Another very good reason to find a hide gluesubstitute....

John Delmore jodel@kairos.net
Thu, 27 Oct 2005 10:06:33 -0500


Please don't discount the squeal--here, we give it to the mamas who's babies
haven't learned to cry!

-----Original Message-----
From: pianotech-bounces@ptg.org [mailto:pianotech-bounces@ptg.org] On Behalf
Of Conrad Hoffsommer
Sent: Thursday, October 27, 2005 5:46 AM
To: Pianotech
Subject: Re: Another very good reason to find a hide gluesubstitute....

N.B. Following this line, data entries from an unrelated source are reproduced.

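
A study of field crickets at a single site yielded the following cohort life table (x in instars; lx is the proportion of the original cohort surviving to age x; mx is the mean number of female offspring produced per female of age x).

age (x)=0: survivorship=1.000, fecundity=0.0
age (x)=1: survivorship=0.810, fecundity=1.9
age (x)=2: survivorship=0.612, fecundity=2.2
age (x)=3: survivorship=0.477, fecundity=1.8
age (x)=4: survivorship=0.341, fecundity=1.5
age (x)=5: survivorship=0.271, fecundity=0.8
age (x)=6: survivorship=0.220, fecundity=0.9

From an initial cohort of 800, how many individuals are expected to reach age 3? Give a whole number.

382

Expected survivors = N0 · l_3 = 800 × 0.477 = 381.6 → 382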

At 11:00 PM 10/26/2005 -0700, you wrote:
>Haha! Yeah! You forgot pig penises in your list of
>acceptable "Hot Dog" components, Alan. Very few people
>would say to their daughters: " Here! Put this dead
>pig's penis in your mouth !"  were it in its original
>form. Yet they have no compunction about it going into
>her mouth ( and being chewed and swallowed ) as long
>as it has been rendered visually unrecognizable.
>      Somehow, I find this baffling.
>      Thump
>
>P.S. Sure hope I haven't offended anyone.
>


Certainly not me...

I've been happily eating scrapple for almost 60 years.  At least _that_ 
product can't be accused of deceptive advertising. The folks that make it 
proudly proclaim that they use every part of the pig except the squeal.

It ain't a silk purse, but it _does_ use sows' ears...

;-}





Conrad Hoffsommer
I tried to get a life once, but they were all out of stock.